Housing initiatives for workers in the growing ready-made garments sector

Raiya Kishwar Ashraf, Dhaka Community Manager
Dhaka, 29 July 2014

UNDP reports that about 70 percent of Dhaka's population lives on just 20 percent of its land. This leads to the massive generation of informal settlements by the urban poor. However, while studies show that 80 percent of all slums and informal settlements are over 20 years old, little has been done policy-wise to address this issue. The garments industry in Bangladesh employs about 1.8 million people who make up almost half of its industrial workforce, and a significant number are clustered in and around the capital, Dhaka. The ready-made garments industry is growing and the low-paid garment workers continue to flock to the city, finding accommodation in slums and private housing, which lack the security and quality to maintain a good life.

Several NGOs are involved in providing services and aid to slum dwellers and the urban poor, and in many cases NGO pressure and organization have driven government action for this population. Access to government services remains a challenge for the urban poor. Ninety percent of the garments workers are women and girls, and this is where organizations such as Nari Uddog Kendra (NUK) or Centre for Women Initiatives step in to bridge the gap. Conforming to ILO Conventions, NUK started their Garment Factory and Workers Support Program in 1991 with the aim of providing training and assistance to garment factories and related policymakers that would set the groundwork for better working and living conditions for all garment workers.

NUK advocates better and safer conditions for workers in factories and the business as a whole, so there was a need to explore the living conditions and safety of these workers. As a model for future change and to set an example for similar projects proposed to garments companies and the government, NUK opened a Women Workers' Hostel in central Dhaka's Mohakhali area, close to several garment factories. This first three-storied hostel houses 84 workers and has communal cooking facilities. The workers ensure the upkeep of the hostel while one manager, one teacher, one guard, and one cook provide all the supporting facilities. The center provides safe housing for a third of the price the workers would have paid at a private rental. This also helps develop community learning and a healthy environment for the young girls and women, who spend most of their day in challenging working conditions.

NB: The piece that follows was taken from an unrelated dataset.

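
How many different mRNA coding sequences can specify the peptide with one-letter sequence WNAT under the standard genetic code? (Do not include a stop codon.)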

Currently NUK operates hostels at three locations across the city and houses about 300 women. They plan to expand the project to several six-floor buildings — the first two floors of which could be rented out to shops, stores and other commercial facilities that would help to sustain the hostel financially. NUK ensure that these hostels maintain optimal quality for the workers and are close to the garments factories. They wish to encourage further development of such facilities through the factories themselves, rather than through third parties.

This model of living-workplace proximity could be further used by the Bangladesh Garments Manufacturers & Exporters Association (BGMEA) to push for further decentralization from the capital city. With the factories and workers' housing located in the suburbs or in less developed cities, costs and expenses could be reduced for both the factory owners and their workers — leading to more systematized and inclusive planning opportunities for the capital city.

NUK promotes and has implemented several programs that provide the support and advocacy the garments industry needs in improving the lives of its workers and sustaining healthy growth in the future. As part of its continuing efforts to improve the lives of the urban poor, the NGO also provides basic healthcare services to workers in about 100 factories across Dhaka.